SANTA ANA, Calif. (CN) - The former CEO of an Orange County medical supply firm was federally charged Wednesday with passing inside-trading tips to his friend, former professional baseball player Doug DeCinces.

A 41-count superseding indictment added James Mazzo, 57, to charges accusing DeCinces and two other men with using nonpublic information to buy shares in Mazzo's company, Advanced Medical Optics.

DeCinces, 64, was charged in 2012 with using information from meetings and phone calls with Mazzo to trade shares in the firm when it was the subject of a proposed takeover by Abbot Laboratories.

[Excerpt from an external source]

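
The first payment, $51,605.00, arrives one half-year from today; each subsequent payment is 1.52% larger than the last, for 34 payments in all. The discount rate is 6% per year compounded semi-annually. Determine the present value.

$1,355,158.43

Periodic rate r = 0.06/2 per half-year; n is counted in half-years.
Growing ordinary annuity: PV = PMT₁ × [1 − ((1+g)/(1+r))^n] / (r − g) = 51,605 × [1 − ((1+0.0152)/(1+r))^34] / (r − 0.0152) = $1,355,158.43.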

DeCinces allegedly bought shares after Mazzo tipped him off that Abbot planned to offer $21 to $23 per share in the company. After Abbot acquired the firm in 2009, shares in the medical supply company, which traded under the symbol EYE, rose from $8 to $22.

Mazzo also is accused of telling DeCinces about a previous buyout of another medical supply company, IntraLase, of Irvine.

"DeCinces allegedly used this inside information to purchase IntraLase stock, and to tip a friend to purchase shares, ahead of the announcement that Advanced Medical Optics was purchasing the company. IntraLase stock rose approximately 10 percent after the announcement of the deal," the U.S. Attorney's Office said Wednesday.

Prosecutors say that in late 2008, DeCinces liquidated his stock portfolio at Merrill Lynch for an $80,000 loss and used the $160,000 he had left over to buy 90,700 shares of EYE stock, from which he made $1.3 million profit.

DeCinces allegedly passed on Mazzo's tip to five other people who bought stock in the medical supplier, including his friend and business partner David Parker, 62, of Provo, Utah, and real estate attorney and friend Fred Scott Jackson, 68, of Newport Beach, all of whom are named in the superseding indictment.

Prosecutors claim DeCinces passed along the tip to make amends for a previous investment recommendation that had gone awry.

Parker made $347,920 in profits in EYE, and Jackson made $140,259, according to the U.S. attorney.

Mazzo, Parker and Jackson were charged with insider trading, tender offer fraud and securities fraud.

DeCinces faces charges of insider trading, tender offer fraud, securities fraud and money laundering.

If convicted, the defendants face up to 25 years on each count of securities fraud, up to 20 years for each count of insider trading and tender offer fraud, and up to 10 years in federal prison for each count of money laundering.

DeCinces, of Laguna Beach, is president and CEO of an Irvine-based real estate development firm. He started his career as a third baseman for the Baltimore Orioles in 1973, and ended his Major League Baseball career with the St. Louis Cardinals in 1987.

DeCinces settled civil charges from the SEC for $2.5 million in fines, and gave up profits the IRS seized from the scheme, prosecutors said.

Jackson also agreed to settle. Neither man admitted wrongdoing.

Mazzo and Parker are to appear in Santa Ana Federal Court in 2015 to face the civil charges.